Sunday, April 12, 2009

On Finding Time to Write

By Vikki Perry

As a business analyst with a software company, I love my job. No day is ever exactly the same. The job provides me with endless challenges, money to pay my bills, and a steady stream of character traits for my writing. (Like the Oracle of Corporate Speak. I have no story for him at this time so feel free to steal if you would like to.) What my job doesn’t provide me with is time to write. This is very frustrating for me as a person who wants to write constantly. Unfortunately, barring an unexpected lottery win or selling my book for a six figure deal, I don’t think I am going to get more time to write (not without sacrificing my ability to pay my bills).

That means I’m faced with choices about how to find the time to write.

Bad option: Wait patiently for the lottery win before pursuing my dream.

Good option: Write whenever I have a free moment.

I can always find five minutes to write something. The first paragraph of a blog entry. A character description. The next sentence in my novel.

Bad option: Wait until I retire before I write.

Good option: Start now.

If I had a nickel for every time that I’ve heard the phrase “I’ll write a book someday,” I could pay off my mortgage, which would put me much closer to the goal of writing full time.
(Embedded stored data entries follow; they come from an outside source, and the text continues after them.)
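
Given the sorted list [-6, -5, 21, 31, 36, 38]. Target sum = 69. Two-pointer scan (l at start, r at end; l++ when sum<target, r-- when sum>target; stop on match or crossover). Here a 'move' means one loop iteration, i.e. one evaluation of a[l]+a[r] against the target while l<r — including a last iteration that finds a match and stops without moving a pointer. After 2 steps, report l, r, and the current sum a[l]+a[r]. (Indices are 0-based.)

[0,5] -6+38=32 <69 → l++
[1,5] -5+38=33 <69 → l++

l=2, r=5, sum=59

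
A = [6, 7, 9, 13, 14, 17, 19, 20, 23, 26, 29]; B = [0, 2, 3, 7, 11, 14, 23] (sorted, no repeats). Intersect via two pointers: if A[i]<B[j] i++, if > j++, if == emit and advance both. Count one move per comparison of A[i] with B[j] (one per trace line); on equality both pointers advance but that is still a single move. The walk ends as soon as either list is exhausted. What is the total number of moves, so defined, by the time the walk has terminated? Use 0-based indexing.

13 moves

i=0 j=0: 6>0, j++
i=0 j=1: 6>2, j++
i=0 j=2: 6>3, j++
i=0 j=3: 6<7, i++
i=1 j=3: 7==7 emit, i++,j++
i=2 j=4: 9<11, i++
i=3 j=4: 13>11, j++
i=3 j=5: 13<14, i++
i=4 j=5: 14==14 emit, i++,j++
i=5 j=6: 17<23, i++
i=6 j=6: 19<23, i++
i=7 j=6: 20<23, i++
i=8 j=6: 23==23 emit, i++,j++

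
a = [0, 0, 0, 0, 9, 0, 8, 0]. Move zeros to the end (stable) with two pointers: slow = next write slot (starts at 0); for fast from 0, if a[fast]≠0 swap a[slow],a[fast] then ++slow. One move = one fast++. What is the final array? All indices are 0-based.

[9, 8, 0, 0, 0, 0, 0, 0]

(s=0,f=0) a[fast]=0 → fast++
(s=0,f=1) a[fast]=0 → fast++
(s=0,f=2) a[fast]=0 → fast++
(s=0,f=3) a[fast]=0 → fast++
(s=0,f=4) a[fast]=9≠0 swap→a[0]=9 → slow++,fast++
(s=1,f=5) a[fast]=0 → fast++
(s=1,f=6) a[fast]=8≠0 swap→a[1]=8 → slow++,fast++
(s=2,f=7) a[fast]=0 → fast++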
Bad Option: Sitting paralyzed in front of the computer not writing anything.

Good option: Write bad prose when good prose won’t come.

The muse comes to those who are working. My muse is very fickle. She trots away for vacation in a warm sunny place during the depths of winter. She searches for cool mountain air to escape the heat and humidity of a South Carolina summer. I have to drag her back to Columbia by letting my fingers roll across the keyboard. Soon she’s back to work and good sentences are pouring onto the page.
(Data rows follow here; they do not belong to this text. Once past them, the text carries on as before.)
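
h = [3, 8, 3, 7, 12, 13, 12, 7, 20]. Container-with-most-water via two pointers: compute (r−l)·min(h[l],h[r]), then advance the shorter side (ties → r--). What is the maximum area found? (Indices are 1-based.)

[1,9] min(3,20)*8=24 best=24 * → l++
[2,9] min(8,20)*7=56 best=56 * → l++
[3,9] min(3,20)*6=18 best=56 → l++
[4,9] min(7,20)*5=35 best=56 → l++
[5,9] min(12,20)*4=48 best=56 → l++
[6,9] min(13,20)*3=39 best=56 → l++
[7,9] min(12,20)*2=24 best=56 → l++
[8,9] min(7,20)*1=7 best=56 → l++

max area = 56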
You see, I can’t stop working at my “real” job, but I also can’t stop writing. The urge to create and to allow the characters that exist in my head to exist on the page is too strong. I have always loved to write, and I believe that if you truly love something, you will find time to do it.

What is stopping you from starting now? Your kids? Your job? Your spouse? I can tell you a dozen stories of writers who have become very successful while juggling very full lives. Think about what you do each day. I bet you can find time to do at least a little bit of writing.

Sunday, April 5, 2009


By Meredith H. Kaiser

Life’s transitions offer fertile ground for writers. When our feet are planted, each one in different soil, straddling two worlds, we are stretched to experience both places at once. That tension, our attention pulled in half, is the gift of new vision.

As writers, we can be blinded by familiarity, deadened by what is already known. But fresh directions, which we see in the context of where we’ve been and from where we set out, brighten our souls with the light of newness, possibility, awareness.

The challenge is that transitions require energy and the temptation is to focus on the details – learning a new job, packing for a move, mourning a death – while neglecting our need to write about it, to explore it in detail, to leave bread crumbs of words on paper as we travel our new path. Instead, we are encouraged to “put your head down and get through it”, “hunker down and hold on” rather than to keep our head up, our eyes open, our pens at the ready.

However, in order to grow and to mine the experience as writers, we must face the head winds of change and record the joys, fears and discoveries of the journey. Paying attention and making notes, that’s how we learn the lessons of transition. If we just stay busy and muddle through, we miss the whole point. And the lessons that are available to us remain unlearned. But they will wait for us around the next turn, patient for us to notice them.